Narrativa sobre narrativas
Convicção – a sensação íntima de que sabemos alguma coisa, de que contamos com a informação correta para guiar nossas ações – pode ser produzida por meios racionais (evidências, argumentos) ou afetivos (narrativas, apelos a vieses, intuições, preconcepções e preconceitos). Mas, sendo ela própria um tipo de estado emocional, a convicção sempre brota com mais facilidade pela via afetiva.

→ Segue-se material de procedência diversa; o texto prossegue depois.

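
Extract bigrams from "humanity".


Word: "humanity" (length 8)
Number of bigrams = 8 - 2 + 1 = 7
  Position 0: "hu"
  Position 1: "um"
  Position 2: "ma"
  Position 3: "an"
  Position 4: "ni"
  Position 5: "it"
  Position 6: "ty"
Bigrams = "hu", "um", "ma", "an", "ni", "it", "ty"


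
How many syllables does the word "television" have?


Word: "television"
Syllable breakdown: tel-e-vi-sion
Counting: 4 parts
= 4 syllables


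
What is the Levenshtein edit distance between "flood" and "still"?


Word 1: "flood" (length 5)
Word 2: "still" (length 5)
One optimal edit sequence (insert/delete/substitute each cost 1):
  1. substitute 'f' -> 's'  (+1)
  2. substitute 'l' -> 't'  (+1)
  3. substitute 'o' -> 'i'  (+1)
  4. substitute 'o' -> 'l'  (+1)
  5. substitute 'd' -> 'l'  (+1)
Total edit operations: 5
Edit distance = 5


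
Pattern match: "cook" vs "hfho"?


Pattern of "cook": [0, 1, 1, 2]
Pattern of "hfho": [0, 1, 0, 2]
Patterns do not match
Same pattern = No


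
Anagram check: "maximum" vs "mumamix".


Word 1: "maximum" → sorted: aimmmux
Word 2: "mumamix" → sorted: aimmmux
Same letters? aimmmux == aimmmux
Anagram = Yes


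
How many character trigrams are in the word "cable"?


Word: "cable" (length 5)
Number of 3-grams = length - 3 + 1 = 5 - 3 + 1
= 3


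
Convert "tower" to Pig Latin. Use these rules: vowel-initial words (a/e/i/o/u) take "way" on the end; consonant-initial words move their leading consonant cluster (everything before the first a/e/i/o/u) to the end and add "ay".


Word: "tower"
Starts with consonant(s) → move to end, add 'ay'
Consonant cluster: "t"
Pig Latin = "owertay"


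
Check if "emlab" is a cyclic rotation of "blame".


Word: "blame", Candidate: "emlab"
Method: check if candidate is substring of word+word
"blameblame" contains "emlab"? No
Is rotation = No


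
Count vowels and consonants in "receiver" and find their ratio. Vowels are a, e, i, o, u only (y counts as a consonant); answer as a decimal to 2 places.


Word: "receiver"
Vowels (a,e,i,o,u): 4
Consonants: 4
Ratio = 4/4
= 1.00


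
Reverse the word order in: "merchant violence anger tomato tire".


Original: "merchant violence anger tomato tire"
Words (1..n): merchant | violence | anger | tomato | tire
Reversed (n..1): tire | tomato | anger | violence | merchant
Result = "tire tomato anger violence merchant"


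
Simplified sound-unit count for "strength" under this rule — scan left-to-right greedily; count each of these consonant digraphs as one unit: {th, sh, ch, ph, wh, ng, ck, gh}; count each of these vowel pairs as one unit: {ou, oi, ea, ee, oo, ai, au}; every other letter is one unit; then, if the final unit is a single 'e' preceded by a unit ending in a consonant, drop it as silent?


Word: "strength" (8 letters)
Left-to-right scan:
  [1] 's' (letter)
  [2] 't' (letter)
  [3] 'r' (letter)
  [4] 'e' (letter)
  [5] 'ng' (digraph)
  [6] 'th' (digraph)
Units from scan: 6
Sound units = 6 units


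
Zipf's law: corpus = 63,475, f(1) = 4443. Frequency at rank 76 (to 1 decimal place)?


Zipf's law: f(r) = f(1) / r
f(1) = 4443
f(76) = 4443 / 76
= 58.5 occurrences


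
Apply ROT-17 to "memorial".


Word: "memorial"
Shift: 17
Each letter → (letter + shift) mod 26:
  'm' (12) + 17 = 3 → 'd'
  'e' (4) + 17 = 21 → 'v'
  'm' (12) + 17 = 3 → 'd'
  'o' (14) + 17 = 5 → 'f'
  'r' (17) + 17 = 8 → 'i'
  'i' (8) + 17 = 25 → 'z'
  'a' (0) + 17 = 17 → 'r'
  'l' (11) + 17 = 2 → 'c'
Result = "dvdfizrc"


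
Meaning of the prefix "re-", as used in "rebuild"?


Prefix: re-
Example: rebuild (re- + build)
Meaning = again


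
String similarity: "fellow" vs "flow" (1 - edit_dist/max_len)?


Word 1: "fellow" (length 6)
Word 2: "flow" (length 4)
One optimal edit sequence:
  1. keep 'f'
  2. delete 'e'  (+1)
  3. delete 'l'  (+1)
  4. keep 'l'
  5. keep 'o'
  6. keep 'w'
Edit distance = 2
Max length = max(6, 4) = 6
Similarity = 1 - 2/6
= 0.6667


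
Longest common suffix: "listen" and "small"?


Word 1: "listen"
Word 2: "small"
Comparing from end:
  Pos -1: 'n' != 'l' (stop)
LCS = "" (length 0)


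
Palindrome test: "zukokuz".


Word: "zukokuz"
Reversed: "zukokuz"
Forward == Backward? zukokuz == zukokuz
Palindrome = Yes


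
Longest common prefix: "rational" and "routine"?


Word 1: "rational"
Word 2: "routine"
Comparing from start:
  Pos 0: 'r' == 'r'
  Pos 1: 'a' != 'o' (stop)
LCP = "r" (length 1)


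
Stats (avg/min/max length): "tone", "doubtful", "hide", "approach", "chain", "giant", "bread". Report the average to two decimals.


Lengths: "tone"=4, "doubtful"=8, "hide"=4, "approach"=8, "chain"=5, "giant"=5, "bread"=5
Sum = 39, Count = 7
Average = 39/7 = 5.57
= avg=5.57, min=4, max=8


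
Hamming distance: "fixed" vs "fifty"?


Comparing character by character (same length = 5):
  Pos 0: 'f' vs 'f' =
  Pos 1: 'i' vs 'i' =
  Pos 2: 'x' vs 'f' !=
  Pos 3: 'e' vs 't' !=
  Pos 4: 'd' vs 'y' !=
Hamming distance = 3


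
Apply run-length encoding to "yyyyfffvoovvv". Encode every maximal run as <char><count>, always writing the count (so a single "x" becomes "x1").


String: "yyyyfffvoovvv"
Scanning for consecutive runs:
  'y' x 4
  'f' x 3
  'v' x 1
  'o' x 2
  'v' x 3
RLE = "y4f3v1o2v3"


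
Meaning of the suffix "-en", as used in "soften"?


Suffix: -en
Example: soften = soft + -en
Meaning = to make / become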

O que, de um ponto de vista prático, faz sentido: como raramente temos acesso à informação completa (incluindo consciência plena de todas as premissas implícitas, conhecimento de todos os fatos relevantes, compreensão do contexto etc.) que seria necessária para formar um juízo perfeitamente racional, ainda mais em situações de tempo real, a via afetiva acaba sendo um atalho útil que, no mínimo, evita a paralisia da indecisão. Mas quando as duas vias entram em dissonância – quando a racional tem algo importante a contribuir, e numa direção que diverge da afetiva –, a tendência da convicção de “deixar-se levar” pela via afetiva pode ser, e frequentemente é, fonte de problemas e injustiças.
Curiosamente, existe todo um cabedal de narrativas que nos alertam para isso. Histórias sobre o poder da intuição e daquilo que os americanos chamam de gut feelings abundam e são muito populares (“use a Força, Luke...”), é verdade, mas há também toda uma respeitável tradição de contos sobre os perigos da conclusão precipitada, dos riscos de formar opinião com base em dados insuficientes, de deixar-se seduzir pela sereia do poder narrativo.

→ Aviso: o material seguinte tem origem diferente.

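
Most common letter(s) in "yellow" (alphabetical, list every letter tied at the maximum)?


Word: "yellow"
Letter counts:
  'e': 1
  'l': 2
  'o': 1
  'w': 1
  'y': 1
Maximum count = 2
Most frequent = 'l' (2 times each)


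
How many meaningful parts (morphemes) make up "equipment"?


Word: "equipment"
Morphemes: equip / -ment
Each morpheme carries meaning
= 2 morphemes


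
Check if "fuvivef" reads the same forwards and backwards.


Word: "fuvivef"
Reversed: "fevivuf"
Forward == Backward? fuvivef != fevivuf
Palindrome = No


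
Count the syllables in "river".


Word: "river"
Syllable breakdown: riv · er
Counting: 2 parts
= 2 syllables


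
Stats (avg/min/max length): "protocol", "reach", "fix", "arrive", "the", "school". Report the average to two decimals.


Lengths: "protocol"=8, "reach"=5, "fix"=3, "arrive"=6, "the"=3, "school"=6
Sum = 31, Count = 6
Average = 31/6 = 5.17
= avg=5.17, min=3, max=8


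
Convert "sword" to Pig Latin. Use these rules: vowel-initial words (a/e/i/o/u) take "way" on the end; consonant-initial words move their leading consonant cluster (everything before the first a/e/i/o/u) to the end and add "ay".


Word: "sword"
Starts with consonant(s) → move to end, add 'ay'
Consonant cluster: "sw"
Pig Latin = "ordsway"


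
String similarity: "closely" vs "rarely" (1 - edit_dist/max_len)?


Word 1: "closely" (length 7)
Word 2: "rarely" (length 6)
One optimal edit sequence:
  1. delete 'c'  (+1)
  2. substitute 'l' -> 'r'  (+1)
  3. substitute 'o' -> 'a'  (+1)
  4. substitute 's' -> 'r'  (+1)
  5. keep 'e'
  6. keep 'l'
  7. keep 'y'
Edit distance = 4
Max length = max(7, 6) = 7
Similarity = 1 - 4/7
= 0.4286


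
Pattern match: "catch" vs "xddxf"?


Pattern of "catch": [0, 1, 2, 0, 3]
Pattern of "xddxf": [0, 1, 1, 0, 2]
Patterns do not match
Same pattern = No


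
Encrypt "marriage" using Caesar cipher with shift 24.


Word: "marriage"
Shift: 24
Each letter → (letter + shift) mod 26:
  'm' (12) + 24 = 10 → 'k'
  'a' (0) + 24 = 24 → 'y'
  'r' (17) + 24 = 15 → 'p'
  'r' (17) + 24 = 15 → 'p'
  'i' (8) + 24 = 6 → 'g'
  'a' (0) + 24 = 24 → 'y'
  'g' (6) + 24 = 4 → 'e'
  'e' (4) + 24 = 2 → 'c'
Result = "kyppgyec"


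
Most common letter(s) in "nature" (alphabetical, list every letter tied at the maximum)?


Word: "nature"
Letter counts:
  'a': 1
  'e': 1
  'n': 1
  'r': 1
  't': 1
  'u': 1
Maximum count = 1
Most frequent = 'a', 'e', 'n', 'r', 't', 'u' (1 time each)


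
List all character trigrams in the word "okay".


Word: "okay" (length 4)
Number of trigrams = 4 - 3 + 1 = 2
  Position 0: "oka"
  Position 1: "kay"
Trigrams = "oka", "kay"


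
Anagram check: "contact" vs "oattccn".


Word 1: "contact" → sorted: accnott
Word 2: "oattccn" → sorted: accnott
Same letters? accnott == accnott
Anagram = Yes


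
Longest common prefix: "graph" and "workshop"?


Word 1: "graph"
Word 2: "workshop"
Comparing from start:
  Pos 0: 'g' != 'w' (stop)
LCP = "" (length 0)


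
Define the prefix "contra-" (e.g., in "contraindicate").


Prefix: contra-
Example: contraindicate = contra- + indicate
Meaning = against


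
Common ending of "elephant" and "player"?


Word 1: "elephant"
Word 2: "player"
Comparing from end:
  Pos -1: 't' != 'r' (stop)
LCS = "" (length 0)


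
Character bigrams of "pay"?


Word: "pay" (length 3)
Number of bigrams = 3 - 2 + 1 = 2
  Position 0: "pa"
  Position 1: "ay"
Bigrams = "pa", "ay"


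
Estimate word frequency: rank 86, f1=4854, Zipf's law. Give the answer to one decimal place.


Zipf's law: f(r) = f(1) / r
f(1) = 4854
f(86) = 4854 / 86
= 56.4 occurrences


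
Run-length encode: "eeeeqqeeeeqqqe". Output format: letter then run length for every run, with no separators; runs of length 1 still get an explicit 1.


String: "eeeeqqeeeeqqqe"
Scanning for consecutive runs:
  'e' x 4
  'q' x 2
  'e' x 4
  'q' x 3
  'e' x 1
RLE = "e4q2e4q3e1"


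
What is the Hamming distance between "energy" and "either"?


Comparing character by character (same length = 6):
  Pos 0: 'e' vs 'e' =
  Pos 1: 'n' vs 'i' !=
  Pos 2: 'e' vs 't' !=
  Pos 3: 'r' vs 'h' !=
  Pos 4: 'g' vs 'e' !=
  Pos 5: 'y' vs 'r' !=
Hamming distance = 5


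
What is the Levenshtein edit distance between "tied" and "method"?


Word 1: "tied" (length 4)
Word 2: "method" (length 6)
One optimal edit sequence (insert/delete/substitute each cost 1):
  1. insert 'm'  (+1)
  2. insert 'e'  (+1)
  3. keep 't'
  4. substitute 'i' -> 'h'  (+1)
  5. substitute 'e' -> 'o'  (+1)
  6. keep 'd'
Total edit operations: 4
Edit distance = 4


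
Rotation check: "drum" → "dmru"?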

Em tempos recentes, essa tradição das narrativas sobre o perigo de se acreditar em narrativas parece estar ganhando proeminência. Não que a figura do “narrador pouco confiável” seja uma invenção recente – longe disso –, mas a impressão é de que ela está cada vez mais popular, mais ou menos como o apreço pela figura do anti-herói cresceu a partir dos anos 1970/1980. Até “Star Wars” embarcou na onda, na recente série “O Acólito”.
Falando em séries, “Disclaimer”, criada pelo cineasta mexicano Alfonso Cuarón, estrelada por Cate Blanchett e disponibilizada recentemente no streaming da Apple, talvez seja a manifestação mais sofisticada da tendência nessa mídia, até agora.
Ética
Esse movimento talvez seja – espero que seja – uma reação a pelo menos uma década de promoção renitente, inexorável, incansável, sufocante da ideia de que storytelling (o mesmo que “narrativa”, só que mais caro) seria a solução para todos os desafios da Humanidade, desde como vender panetones depois do Natal a até como aumentar a aceitação de vacinas.
Que narrativas têm poder didático e de persuasão não é uma descoberta recente; Aristóteles já dava a dica na “Arte Retórica”, lá se vão quase 2.400 anos. Mas a onda atual de supervalorização da forma narrativa enquanto meio persuasivo (em detrimento, por exemplo, da forma argumentativa ou dissertativa) vem embalada em três características peculiares: é condescendente (as pessoas são idiotas, logo não adianta usar lógica, melhor chegar com historinhas), exagerada (narrativa vira panaceia) e amoral (honestidade intelectual nem sequer é uma consideração).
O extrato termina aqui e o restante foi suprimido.